If $P$ and $Q$ are invertible matrices such that $PQ=-QP$ than which of the following is/are true?
- Tr$(P)$$=$Tr$(Q)$$=$$0$
- Tr$(P)$$=$Tr$(Q)$$=$$1$
- Tr$(P)$$=-$Tr$(Q)$
- Tr$(P)$$\not=$Tr$(Q)$
I took the matrices $P=\begin{bmatrix}-1&-1\\0&1\end{bmatrix}$ and $Q=\begin{bmatrix}-1&0\\2&1\end{bmatrix}$ such that $PQ=-QP$, then option 1 is correct. But I am unable to verify the other options. How can I do this? Any help would be great.
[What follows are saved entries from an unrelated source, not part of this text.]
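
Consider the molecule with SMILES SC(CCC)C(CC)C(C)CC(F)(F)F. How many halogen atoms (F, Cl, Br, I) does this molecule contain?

3

Halogen atoms appear at heavy-atom positions 13, 14, 15 (3×F).
Other groups present: 1 thiol.
Halogen count: 3.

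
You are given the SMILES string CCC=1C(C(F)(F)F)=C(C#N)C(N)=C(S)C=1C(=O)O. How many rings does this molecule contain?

1

In SMILES, each pair of matching ring-closure digits denotes one ring-closing bond; the number of such bonds equals the number of independent rings.
Ring-closure bonds here: 1.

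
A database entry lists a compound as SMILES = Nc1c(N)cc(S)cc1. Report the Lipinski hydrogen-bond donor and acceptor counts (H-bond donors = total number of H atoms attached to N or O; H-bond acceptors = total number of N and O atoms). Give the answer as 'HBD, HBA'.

Donors: find every N or O and count the H atoms it carries.
  atom 1 (N): bond orders sum to 1 → 2 H
  atom 4 (N): bond orders sum to 1 → 2 H
Lipinski HBD = 4.
Acceptors: N atoms = 2, O atoms = 0 → HBA = 2.

4, 2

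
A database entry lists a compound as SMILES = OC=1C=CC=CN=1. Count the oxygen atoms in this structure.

Scan the SMILES for O atoms (remember two-letter symbols like Cl and Br are single atoms).
Oxygen count: 1.

1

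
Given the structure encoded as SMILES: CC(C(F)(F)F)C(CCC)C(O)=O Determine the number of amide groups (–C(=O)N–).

0

Scan the SMILES for the amide motif — none present.
Groups that are present: 1 carboxylic acid.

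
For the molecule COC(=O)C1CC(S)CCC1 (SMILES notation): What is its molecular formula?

C8H14O2S

Walk through each heavy atom and fill implicit hydrogens from standard valence (C 4, N 3, O 2, S 2, halogen 1):
  atom 1: C, bond orders sum to 1 (valence 4) → 3 H
  atom 2: O, bond orders sum to 2 (valence 2) → 0 H
  atom 3: C, bond orders sum to 4 (valence 4) → 0 H
  atom 4: O, bond orders sum to 2 (valence 2) → 0 H
  atom 5: C, bond orders sum to 3 (valence 4) → 1 H
  atom 6: C, bond orders sum to 2 (valence 4) → 2 H
  atom 7: C, bond orders sum to 3 (valence 4) → 1 H
  atom 8: S, bond orders sum to 1 (valence 2) → 1 H
  atom 9: C, bond orders sum to 2 (valence 4) → 2 H
  atom 10: C, bond orders sum to 2 (valence 4) → 2 H
  atom 11: C, bond orders sum to 2 (valence 4) → 2 H
Totals → C:8, H:14, O:2, S:1.
In Hill order: C8H14O2S.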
Thanks.
On
Note that $$ PQ = -QP \implies PQP^{-1} = -Q $$ However, $Tr(PQP^{-1}) = Tr(Q)$, and $Tr(-Q) = -Tr(Q)$.
On
Fill in details and justify the following:
Observe that if the matrices are of order $\;n\;$ , then
$$\det (PQ)=\det(-QP)=(-1)^n\det(QP)=(-1)^n\det(PQ)\implies n\;\;\text{ is even}$$ and also
$$PQ=-QP\implies Q^{-1}PQ=-P\;,\;\;\text{but also}\;\;Tr.(Q^{-1}PQ)=Tr.(PQQ^{-1})=Tr. (P)$$
and deduce that $\;Tr.(P)=0\;$, and deduce more taking into account that $\;Tr.(PQ)=Tr.(QP)\;$
We have $\textrm{Tr}(P) = \textrm{Tr}(PQQ^{-1})$.
For square matrices $A$ and $B$, it holds that $\textrm{Tr}(AB) = \textrm{Tr}(BA)$. Therefore $\textrm{Tr}(PQQ^{-1})=\textrm{Tr}(Q^{-1}PQ)$. Using the fact that $PQ=-QP$, and the linearity of trace, we obtain $\textrm{Tr}(Q^{-1}PQ)=\textrm{Tr}(-Q^{-1}QP)=-\textrm{Tr}(P)$.
Thus $\textrm{Tr}(P) = -\textrm{Tr}(P)$. So $\textrm{Tr}(P) = 0$. You can also show, the same way, that $\textrm{Tr}(Q) = 0$.
So 1. and 3. are true, 2. and 4. are false.